NCLEX-PN
2024 Nclex Questions
1. The client is taking prednisone 7.5mg po each morning to treat his systemic lupus erythematosus. Which statement best explains the reason for taking the prednisone in the morning?
- A. There is less chance of forgetting the medication if taken in the morning.
- B. There will be less fluid retention if taken in the morning.
- C. Prednisone is absorbed best with the breakfast meal.
- D. Morning administration mimics the body's natural secretion of corticosteroid.
Correct answer: D
Rationale: Taking corticosteroids in the morning mimics the body's natural release of cortisol, which follows a diurnal pattern with higher levels in the morning. This timing helps regulate the body's inflammatory response and minimizes potential side effects. Answer A is not the primary reason for morning dosing, as adherence concerns can be addressed through other means. Answer B is incorrect since fluid retention is not influenced by the timing of prednisone administration. Answer C is also incorrect as prednisone absorption is not significantly affected by whether it is taken with breakfast or not.

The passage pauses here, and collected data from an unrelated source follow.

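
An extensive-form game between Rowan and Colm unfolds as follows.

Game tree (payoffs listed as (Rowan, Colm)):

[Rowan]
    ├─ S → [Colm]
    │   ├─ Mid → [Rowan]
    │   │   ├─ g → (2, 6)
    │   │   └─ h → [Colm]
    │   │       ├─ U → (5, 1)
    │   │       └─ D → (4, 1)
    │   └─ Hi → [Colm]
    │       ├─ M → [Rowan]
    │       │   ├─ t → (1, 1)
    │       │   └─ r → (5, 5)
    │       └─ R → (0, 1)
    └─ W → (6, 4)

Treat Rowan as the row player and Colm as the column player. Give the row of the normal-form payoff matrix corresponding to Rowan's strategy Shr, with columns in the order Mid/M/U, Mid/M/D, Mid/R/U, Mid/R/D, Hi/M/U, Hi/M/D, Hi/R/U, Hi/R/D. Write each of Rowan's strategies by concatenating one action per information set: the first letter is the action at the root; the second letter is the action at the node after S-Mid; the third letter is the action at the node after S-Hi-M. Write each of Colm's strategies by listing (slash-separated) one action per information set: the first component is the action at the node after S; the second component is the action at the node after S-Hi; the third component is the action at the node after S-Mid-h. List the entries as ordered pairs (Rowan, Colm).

vs Mid/M/U: Rowan plays S → Colm plays Mid at [S] → Rowan plays h at [S-Mid] → Colm plays U at [S-Mid-h] → (5, 1)
vs Mid/M/D: Rowan plays S → Colm plays Mid at [S] → Rowan plays h at [S-Mid] → Colm plays D at [S-Mid-h] → (4, 1)
vs Mid/R/U: Rowan plays S → Colm plays Mid at [S] → Rowan plays h at [S-Mid] → Colm plays U at [S-Mid-h] → (5, 1)
vs Mid/R/D: Rowan plays S → Colm plays Mid at [S] → Rowan plays h at [S-Mid] → Colm plays D at [S-Mid-h] → (4, 1)
vs Hi/M/U: Rowan plays S → Colm plays Hi at [S] → Colm plays M at [S-Hi] → Rowan plays r at [S-Hi-M] → (5, 5)
vs Hi/M/D: Rowan plays S → Colm plays Hi at [S] → Colm plays M at [S-Hi] → Rowan plays r at [S-Hi-M] → (5, 5)
vs Hi/R/U: Rowan plays S → Colm plays Hi at [S] → Colm plays R at [S-Hi] → (0, 1)
vs Hi/R/D: Rowan plays S → Colm plays Hi at [S] → Colm plays R at [S-Hi] → (0, 1)

(5,1) (4,1) (5,1) (4,1) (5,5) (5,5) (0,1) (0,1)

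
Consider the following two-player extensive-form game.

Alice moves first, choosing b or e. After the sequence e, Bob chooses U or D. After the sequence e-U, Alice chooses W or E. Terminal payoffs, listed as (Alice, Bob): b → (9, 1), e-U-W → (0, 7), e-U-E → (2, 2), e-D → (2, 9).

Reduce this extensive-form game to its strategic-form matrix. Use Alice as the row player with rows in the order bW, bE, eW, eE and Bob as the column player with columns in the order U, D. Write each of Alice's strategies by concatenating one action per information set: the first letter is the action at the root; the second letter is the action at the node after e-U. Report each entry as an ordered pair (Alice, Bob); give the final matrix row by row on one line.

            U        D
  bW    (9,1)    (9,1)
  bE    (9,1)    (9,1)
  eW    (0,7)    (2,9)
  eE    (2,2)    (2,9)

bW: (9,1) (9,1) | bE: (9,1) (9,1) | eW: (0,7) (2,9) | eE: (2,2) (2,9)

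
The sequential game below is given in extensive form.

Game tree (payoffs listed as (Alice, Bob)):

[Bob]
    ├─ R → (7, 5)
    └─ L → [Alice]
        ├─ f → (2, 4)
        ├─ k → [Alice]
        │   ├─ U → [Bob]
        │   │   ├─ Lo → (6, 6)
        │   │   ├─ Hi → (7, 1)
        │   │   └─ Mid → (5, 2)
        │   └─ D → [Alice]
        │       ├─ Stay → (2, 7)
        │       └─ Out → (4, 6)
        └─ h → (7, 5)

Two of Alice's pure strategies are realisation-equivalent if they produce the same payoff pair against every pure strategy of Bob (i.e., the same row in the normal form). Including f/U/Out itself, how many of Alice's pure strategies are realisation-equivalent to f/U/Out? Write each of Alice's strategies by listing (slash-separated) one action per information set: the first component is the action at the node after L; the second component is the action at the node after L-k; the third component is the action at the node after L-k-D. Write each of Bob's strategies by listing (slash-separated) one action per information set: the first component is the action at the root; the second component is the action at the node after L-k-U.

4

Row for f/U/Out (columns R/Lo, R/Hi, R/Mid, L/Lo, L/Hi, L/Mid): (7,5) (7,5) (7,5) (2,4) (2,4) (2,4).
Under f/U/Out, Alice's choice at the node after L-k and at the node after L-k-D can never be reached regardless of what Bob does, so varying those choices leaves every outcome unchanged.
Holding the reachable choices fixed and varying the unreachable ones freely already gives 2 × 2 = 4 equivalent strategies.
No other strategy reproduces this row, so those 4 are the full class: f/U/Stay, f/U/Out, f/D/Stay, f/D/Out.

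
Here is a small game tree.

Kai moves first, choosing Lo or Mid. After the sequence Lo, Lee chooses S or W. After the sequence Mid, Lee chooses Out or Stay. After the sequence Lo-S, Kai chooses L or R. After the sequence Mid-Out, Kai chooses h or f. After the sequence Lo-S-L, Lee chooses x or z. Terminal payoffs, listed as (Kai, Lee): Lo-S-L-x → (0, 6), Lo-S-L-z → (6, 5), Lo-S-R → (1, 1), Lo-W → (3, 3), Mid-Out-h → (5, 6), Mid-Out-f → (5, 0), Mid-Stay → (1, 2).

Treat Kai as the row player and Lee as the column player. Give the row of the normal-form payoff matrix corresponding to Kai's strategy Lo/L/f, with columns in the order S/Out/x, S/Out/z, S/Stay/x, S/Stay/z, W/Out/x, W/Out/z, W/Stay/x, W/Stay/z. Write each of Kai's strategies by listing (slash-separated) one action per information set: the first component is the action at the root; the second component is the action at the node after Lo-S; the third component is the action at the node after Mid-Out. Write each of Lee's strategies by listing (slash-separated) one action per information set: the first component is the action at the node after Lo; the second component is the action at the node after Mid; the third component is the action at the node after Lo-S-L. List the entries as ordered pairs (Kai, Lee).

(0,6) (6,5) (0,6) (6,5) (3,3) (3,3) (3,3) (3,3)

vs S/Out/x: Kai plays Lo → Lee plays S at [Lo] → Kai plays L at [Lo-S] → Lee plays x at [Lo-S-L] → (0, 6)
vs S/Out/z: Kai plays Lo → Lee plays S at [Lo] → Kai plays L at [Lo-S] → Lee plays z at [Lo-S-L] → (6, 5)
vs S/Stay/x: Kai plays Lo → Lee plays S at [Lo] → Kai plays L at [Lo-S] → Lee plays x at [Lo-S-L] → (0, 6)
vs S/Stay/z: Kai plays Lo → Lee plays S at [Lo] → Kai plays L at [Lo-S] → Lee plays z at [Lo-S-L] → (6, 5)
vs W/Out/x: Kai plays Lo → Lee plays W at [Lo] → (3, 3)
vs W/Out/z: Kai plays Lo → Lee plays W at [Lo] → (3, 3)
vs W/Stay/x: Kai plays Lo → Lee plays W at [Lo] → (3, 3)
vs W/Stay/z: Kai plays Lo → Lee plays W at [Lo] → (3, 3)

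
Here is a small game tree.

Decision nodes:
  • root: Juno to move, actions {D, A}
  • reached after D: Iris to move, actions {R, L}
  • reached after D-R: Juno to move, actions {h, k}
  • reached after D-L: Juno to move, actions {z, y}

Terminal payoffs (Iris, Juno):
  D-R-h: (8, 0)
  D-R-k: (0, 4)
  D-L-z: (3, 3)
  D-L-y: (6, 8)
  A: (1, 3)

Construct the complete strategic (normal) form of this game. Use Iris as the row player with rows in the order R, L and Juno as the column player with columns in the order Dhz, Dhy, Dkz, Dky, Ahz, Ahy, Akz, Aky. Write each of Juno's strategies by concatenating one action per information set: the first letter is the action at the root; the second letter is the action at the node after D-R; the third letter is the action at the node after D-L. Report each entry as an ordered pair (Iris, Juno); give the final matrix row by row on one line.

R: (8,0) (8,0) (0,4) (0,4) (1,3) (1,3) (1,3) (1,3) | L: (3,3) (6,8) (3,3) (6,8) (1,3) (1,3) (1,3) (1,3)

Row R: Dhz→(8,0), Dhy→(8,0), Dkz→(0,4), Dky→(0,4), Ahz→(1,3), Ahy→(1,3), Akz→(1,3), Aky→(1,3)
Row L: Dhz→(3,3), Dhy→(6,8), Dkz→(3,3), Dky→(6,8), Ahz→(1,3), Ahy→(1,3), Akz→(1,3), Aky→(1,3)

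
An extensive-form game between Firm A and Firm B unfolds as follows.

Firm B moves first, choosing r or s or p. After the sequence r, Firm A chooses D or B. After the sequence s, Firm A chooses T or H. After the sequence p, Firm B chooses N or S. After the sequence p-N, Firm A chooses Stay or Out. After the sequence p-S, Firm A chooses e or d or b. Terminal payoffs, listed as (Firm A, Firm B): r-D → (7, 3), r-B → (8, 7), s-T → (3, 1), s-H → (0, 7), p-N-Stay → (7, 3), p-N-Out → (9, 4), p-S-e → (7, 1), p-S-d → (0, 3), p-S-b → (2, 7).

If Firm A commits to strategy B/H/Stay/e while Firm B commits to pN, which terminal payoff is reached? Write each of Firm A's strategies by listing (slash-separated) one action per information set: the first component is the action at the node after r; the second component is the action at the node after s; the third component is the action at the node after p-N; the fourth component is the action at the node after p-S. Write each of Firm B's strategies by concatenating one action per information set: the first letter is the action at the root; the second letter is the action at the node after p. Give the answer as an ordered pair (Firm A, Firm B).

(7, 3)

Trace the play path from the root:
  Firm B plays p
  Firm B plays N at [p]
  Firm A plays Stay at [p-N]
→ terminal payoff (7, 3).
(Firm A's choice at the node after r is never reached on this path, so it doesn't affect the outcome.)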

2. The physician has prescribed tranylcypromine sulfate (Parnate) 10mg bid. The nurse should teach the client to refrain from eating foods containing tyramine because it may cause:
- A. Hypertension
- B. Hyperthermia
- C. Melanoma
- D. Urinary retention
Correct answer: A
Rationale: If the client eats foods high in tyramine, he might experience malignant hypertension. Tyramine is found in cheese, sour cream, Chianti wine, sherry, beer, pickled herring, liver, canned figs, raisins, bananas, avocados, chocolate, soy sauce, fava beans, and yeast. These episodes are treated with Regitine, an alpha-adrenergic blocking agent. Choices B, C, and D are unrelated to the question: Hyperthermia is excessive body temperature, melanoma is a type of skin cancer, and urinary retention is the inability to empty the bladder.
3. The nurse observes bilateral bruises on the arms of an elderly client in a long-term care facility. Which of the following questions should the nurse ask this client?
- A. "How did you get those bruises?"?
- B. "Did someone grab you by your arms?"?
- C. "Do you fall often?"?
- D. "What did you bump against?"?
Correct answer: B
Rationale: When addressing suspected abuse, it is crucial to ask direct questions to determine the cause of injuries. Choice B is the most appropriate as it directly inquires about the possibility of someone grabbing the client's arms, which could indicate abuse. This question can help uncover potential abuse and provide necessary intervention. Choices A, C, and D are less direct and may not elicit the critical information needed to address abuse effectively. Clients often hesitate to report abuse due to feelings of shame and fear of retaliation, making a direct approach essential in such situations.
4. The nurse observes bilateral bruises on the arms of an elderly client in a long-term care facility. Which of the following questions should the nurse ask this client?
- A. "How did you get those bruises?"?
- B. "Did someone grab you by your arms?"?
- C. "Do you fall often?"?
- D. "What did you bump against?"?
Correct answer: B
Rationale: The correct answer is asking, "Did someone grab you by your arms?"? This question is direct and addresses the possibility of abuse, which is crucial when dealing with suspected abuse cases. It is important to ask direct questions in a sensitive and non-accusatory manner to gather information. Choice A is too general and may not prompt a disclosure of abuse. Choice C assumes falling as the cause without addressing abuse directly. Choice D is vague and does not specifically inquire about potential abuse, making it less effective in identifying abuse cases compared to the correct choice.
5. When providing culturally competent care to a couple from the Philippines living in the United States who are expecting their first child, what should the nurse do first?
- A. review their own cultural beliefs and biases
- B. respectfully request that the couple only use medically approved health care providers
- C. understand the clients' need to learn the accepted medical practices of their new country
- D. study family dynamics to comprehend the male and female gender roles in the clients' culture
Correct answer: A
Rationale: When providing culturally competent care, the nurse's initial step is to reflect on and understand their own cultural beliefs and biases. By doing so, the nurse can approach the care of the couple from the Philippines with sensitivity and respect. This self-awareness helps the nurse recognize potential differences in beliefs and values, fostering effective communication and care. Option B is incorrect because it does not address the nurse's need for self-reflection. Option C is incorrect as it focuses on the clients adapting to the new country's practices rather than the nurse understanding the clients' existing beliefs. Option D is incorrect as it pertains to family dynamics and gender roles rather than the nurse's self-awareness.